The Fed tops a heavyweight line-up of central bank meetings this week. The FOMC is fully priced to cut rates 25bps to 4.00–4.25% as it restarts its easing cycle. Some Wall Street banks are speculating that we could see a bigger 50bps move, but traders currently give that around a 4% chance.  Markets will be screening the updated quarterly Summary of Economic Projections including the dot plots, as well as Fed Chair Powell’s press conference to figure out how far the cycle might reach and the pace of future rate cuts. The outcome of this meeting will likely set the tone of the rest of the year as the dollar closes in on long-term lows, while stocks have recently hit countless record highs.
Since Powell’s dovish pivot at Jackson Hole, markets have increased their bets on the Fed recommencing their rate cutting cycle at this Wednesday’s meeting. The battle between the two planks of the central bank’s mandate appears to have been won by the employment side. A softening labour market with job growth stalled and big recent downward revisions now outweighs any tariff-induced inflation risks. The latter are seen as a one-off price shift which are not deemed to be persistent.

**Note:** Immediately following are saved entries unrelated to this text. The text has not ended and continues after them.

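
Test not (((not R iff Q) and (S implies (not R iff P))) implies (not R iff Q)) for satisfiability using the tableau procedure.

Initial set: {not (((not R iff Q) and (S implies (not R iff P))) implies (not R iff Q))}.
not (((not R iff Q) and (S implies (not R iff P))) implies (not R iff Q)): α-rule — add ((not R iff Q) and (S implies (not R iff P))), not (not R iff Q).
((not R iff Q) and (S implies (not R iff P))): α-rule — add (not R iff Q), (S implies (not R iff P)).
not (not R iff Q): β-rule — branch into not R, not Q  //  not not R, Q.
  branch 1 (add not R, not Q):
    (not R iff Q): β-rule — branch into not R, Q  //  not not R, not Q.
      branch 1.1 (add not R, Q):
        × closes — contains both Q and not Q.
      branch 1.2 (add not not R, not Q):
        × closes — contains both R and not R.
  branch 2 (add not not R, Q):
    (not R iff Q): β-rule — branch into not R, Q  //  not not R, not Q.
      branch 2.1 (add not R, Q):
        × closes — contains both R and not R.
      branch 2.2 (add not not R, not Q):
        × closes — contains both Q and not Q.
All 4 branches close.
Every branch closed; the formula is unsatisfiable.

Unsatisfiable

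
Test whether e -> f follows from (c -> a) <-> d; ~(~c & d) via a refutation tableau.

No

Initial set: {((c -> a) <-> d); ~(~c & d); ~(e -> f)}.
~(e -> f): α-rule — add e, ~f.
((c -> a) <-> d): β-rule — branch into (c -> a), d  //  ~(c -> a), ~d.
  branch 1 (add (c -> a), d):
    ~(~c & d): β-rule — branch into ~~c  //  ~d.
      branch 1.1 (add ~~c):
        (c -> a): β-rule — branch into ~c  //  a.
          branch 1.1.1 (add ~c):
            × closes — contains both c and ~c.
          branch 1.1.2 (add a):
            ○ open, literals {a=T, c=T, d=T, e=T, f=F}.
      branch 1.2 (add ~d):
        × closes — contains both d and ~d.
  branch 2 (add ~(c -> a), ~d):
    ~(c -> a): α-rule — add c, ~a.
    ~(~c & d): β-rule — branch into ~~c  //  ~d.
      branch 2.1 (add ~~c):
        ○ open, literals {a=F, c=T, d=F, e=T, f=F}.
      branch 2.2 (add ~d):
        ○ open, literals {a=F, c=T, d=F, e=T, f=F}.
2 branches closed, 3 open.
An open branch gives a countermodel: a=T, c=T, d=T, e=T, f=F (unmentioned atoms arbitrary); the premises hold there but the conclusion fails.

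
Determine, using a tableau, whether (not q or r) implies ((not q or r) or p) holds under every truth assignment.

Assume the negation and expand:
Initial set: {not ((not q or r) implies ((not q or r) or p))}.
not ((not q or r) implies ((not q or r) or p)): α-rule — add (not q or r), not ((not q or r) or p).
not ((not q or r) or p): α-rule — add not (not q or r), not p.
not (not q or r): α-rule — add not not q, not r.
(not q or r): β-rule — branch into not q  //  r.
  branch 1 (add not q):
    × closes — contains both q and not q.
  branch 2 (add r):
    × closes — contains both r and not r.
All 2 branches close.
Every branch closed, so the negation is unsatisfiable and the formula is valid.

Valid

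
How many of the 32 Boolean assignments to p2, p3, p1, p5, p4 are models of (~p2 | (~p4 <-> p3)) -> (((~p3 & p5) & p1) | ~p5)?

23

Initial set: {((~p2 | (~p4 <-> p3)) -> (((~p3 & p5) & p1) | ~p5))}.
((~p2 | (~p4 <-> p3)) -> (((~p3 & p5) & p1) | ~p5)): β-rule — branch into ~(~p2 | (~p4 <-> p3))  //  (((~p3 & p5) & p1) | ~p5).
  branch 1 (add ~(~p2 | (~p4 <-> p3))):
    ~(~p2 | (~p4 <-> p3)): α-rule — add ~~p2, ~(~p4 <-> p3).
    ~(~p4 <-> p3): β-rule — branch into ~p4, ~p3  //  ~~p4, p3.
      branch 1.1 (add ~p4, ~p3):
        ○ open, literals {p2=T, p3=F, p4=F}.
      branch 1.2 (add ~~p4, p3):
        ○ open, literals {p2=T, p3=T, p4=T}.
  branch 2 (add (((~p3 & p5) & p1) | ~p5)):
    (((~p3 & p5) & p1) | ~p5): β-rule — branch into ((~p3 & p5) & p1)  //  ~p5.
      branch 2.1 (add ((~p3 & p5) & p1)):
        ((~p3 & p5) & p1): α-rule — add (~p3 & p5), p1.
        (~p3 & p5): α-rule — add ~p3, p5.
        ○ open, literals {p1=T, p3=F, p5=T}.
      branch 2.2 (add ~p5):
        ○ open, literals {p5=F}.
0 branches closed, 4 open.
Each open branch fixes some atoms; the unmentioned ones are free. Counting distinct full assignments: branch {p2=T, p3=F, p4=F} (p1, p5) contributes 4 new; branch {p2=T, p3=T, p4=T} (p1, p5) contributes 4 new; branch {p1=T, p3=F, p5=T} (p2, p4) contributes 3 new; branch {p5=F} (p2, p3, p1, p4) contributes 12 new. Total: 23.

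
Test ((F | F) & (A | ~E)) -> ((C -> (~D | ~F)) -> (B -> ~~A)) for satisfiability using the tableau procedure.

Initial set: {(((F | F) & (A | ~E)) -> ((C -> (~D | ~F)) -> (B -> ~~A)))}.
(((F | F) & (A | ~E)) -> ((C -> (~D | ~F)) -> (B -> ~~A))): β-rule — branch into ~((F | F) & (A | ~E))  //  ((C -> (~D | ~F)) -> (B -> ~~A)).
  branch 1 (add ~((F | F) & (A | ~E))):
    ~((F | F) & (A | ~E)): β-rule — branch into ~(F | F)  //  ~(A | ~E).
      branch 1.1 (add ~(F | F)):
        ~(F | F): α-rule — add ~F, ~F.
        ○ open, literals {F=false}.
      branch 1.2 (add ~(A | ~E)):
        ~(A | ~E): α-rule — add ~A, ~~E.
        ○ open, literals {A=false, E=true}.
  branch 2 (add ((C -> (~D | ~F)) -> (B -> ~~A))):
    ((C -> (~D | ~F)) -> (B -> ~~A)): β-rule — branch into ~(C -> (~D | ~F))  //  (B -> ~~A).
      branch 2.1 (add ~(C -> (~D | ~F))):
        ~(C -> (~D | ~F)): α-rule — add C, ~(~D | ~F).
        ~(~D | ~F): α-rule — add ~~D, ~~F.
        ○ open, literals {C=true, D=true, F=true}.
      branch 2.2 (add (B -> ~~A)):
        (B -> ~~A): β-rule — branch into ~B  //  ~~A.
          branch 2.2.1 (add ~B):
            ○ open, literals {B=false}.
          branch 2.2.2 (add ~~A):
            ~~A: drop double negation, giving A.
            ○ open, literals {A=true}.
0 branches closed, 5 open.
An open branch gives a satisfying assignment: F=false.

Satisfiable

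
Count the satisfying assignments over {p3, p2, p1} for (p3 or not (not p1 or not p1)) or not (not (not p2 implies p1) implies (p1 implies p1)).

Initial set: {((p3 or not (not p1 or not p1)) or not (not (not p2 implies p1) implies (p1 implies p1)))}.
((p3 or not (not p1 or not p1)) or not (not (not p2 implies p1) implies (p1 implies p1))): β-rule — branch into (p3 or not (not p1 or not p1))  //  not (not (not p2 implies p1) implies (p1 implies p1)).
  branch 1 (add (p3 or not (not p1 or not p1))):
    (p3 or not (not p1 or not p1)): β-rule — branch into p3  //  not (not p1 or not p1).
      branch 1.1 (add p3):
        ○ open, literals {p3=T}.
      branch 1.2 (add not (not p1 or not p1)):
        not (not p1 or not p1): α-rule — add not not p1, not not p1.
        ○ open, literals {p1=T}.
  branch 2 (add not (not (not p2 implies p1) implies (p1 implies p1))):
    not (not (not p2 implies p1) implies (p1 implies p1)): α-rule — add not (not p2 implies p1), not (p1 implies p1).
    not (not p2 implies p1): α-rule — add not p2, not p1.
    not (p1 implies p1): α-rule — add p1, not p1.
    × closes — contains both p1 and not p1.
1 branch closed, 2 open.
Each open branch fixes some atoms; the unmentioned ones are free. Counting distinct full assignments: branch {p3=T} (p2, p1) contributes 4 new; branch {p1=T} (p3, p2) contributes 2 new. Total: 6.

6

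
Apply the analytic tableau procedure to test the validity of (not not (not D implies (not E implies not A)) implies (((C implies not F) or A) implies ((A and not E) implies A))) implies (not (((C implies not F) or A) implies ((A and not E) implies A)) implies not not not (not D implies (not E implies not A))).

Assume the negation and expand:
Initial set: {F ((not not (not D implies (not E implies not A)) implies (((C implies not F) or A) implies ((A and not E) implies A))) implies (not (((C implies not F) or A) implies ((A and not E) implies A)) implies not not not (not D implies (not E implies not A))))}.
F ((not not (not D implies (not E implies not A)) implies (((C implies not F) or A) implies ((A and not E) implies A))) implies (not (((C implies not F) or A) implies ((A and not E) implies A)) implies not not not (not D implies (not E implies not A)))): α-rule — add T (not not (not D implies (not E implies not A)) implies (((C implies not F) or A) implies ((A and not E) implies A))), F (not (((C implies not F) or A) implies ((A and not E) implies A)) implies not not not (not D implies (not E implies not A))).
F (not (((C implies not F) or A) implies ((A and not E) implies A)) implies not not not (not D implies (not E implies not A))): α-rule — add T not (((C implies not F) or A) implies ((A and not E) implies A)), F not not not (not D implies (not E implies not A)).
T not (((C implies not F) or A) implies ((A and not E) implies A)): α-rule — add T ((C implies not F) or A), F ((A and not E) implies A).
F not not not (not D implies (not E implies not A)): drop double negation, giving F not (not D implies (not E implies not A)).
F ((A and not E) implies A): α-rule — add T (A and not E), F A.
T (A and not E): α-rule — add T A, T not E.
× closes — contains both A and not A.
All 1 branch closes.
Every branch closed, so the negation is unsatisfiable and the formula is valid.

Valid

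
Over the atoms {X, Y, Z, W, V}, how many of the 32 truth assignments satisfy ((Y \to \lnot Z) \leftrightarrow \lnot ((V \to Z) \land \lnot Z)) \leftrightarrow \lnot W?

16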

There could me more potential surprises in store at this meeting, as some officials may again dissent and push for a bigger rate reduction. If confirmed as a new member of the FOMC, Stephen Miran, plus Bowman and Waller could support a 50bps cut. There are also remaining legal challenges over whether Lisa Cook will be able to vote in this meeting, though it seems likely she will be able to.
SEPs in focus
The Summary of Economic Projections (SEPs), which include the dot plot will be a big focus for markets. The Fed’s dot plot is a chart published quarterly that shows where each member of the Fed’s policymaking committee expected interest rates to be over the next few years. Most economists expect forecasts to be trimmed for growth and inflation (PCE), while the unemployment rate projections are lifted.
Dot plot expectations are key, with a wide range of views by Fed officials expected. Risks are likely weighed towards more rate cuts priced in, with the risk of 75bps in 2025, versus 50bps in the most recent estimate from June, while the 2026 median is pushed down by as much as 50bps.
Market reaction
Current market pricing sees around 68bps of rate cuts priced for 2025. That is essentially back-to-back moves in September and October, with roughly above a 70% chance of one more quarter point cut at the December meeting. There’s around 130bps in total until mid/late 2026 which means a terminal or neutral rate of 3%. Consensus sees the base case as a 25bps cut which should keep USD softer and risk assets supported. A bigger cut or dovish dot plot would typically see a bigger USD drop, while gold and equities would rise. A 25bps cut, but fewer cuts going forward – for example, quarterly cuts over sequential reductions – will probably see a stronger greenback and equities pressured.
Dollar seasonals are currently modestly helping support the buck, but these fade from October. The dovish new make-up of the FOMC expected next year may also drag on USD. A Fed cutting interest rates to neutral without the economy entering recession should be good for commodity currencies.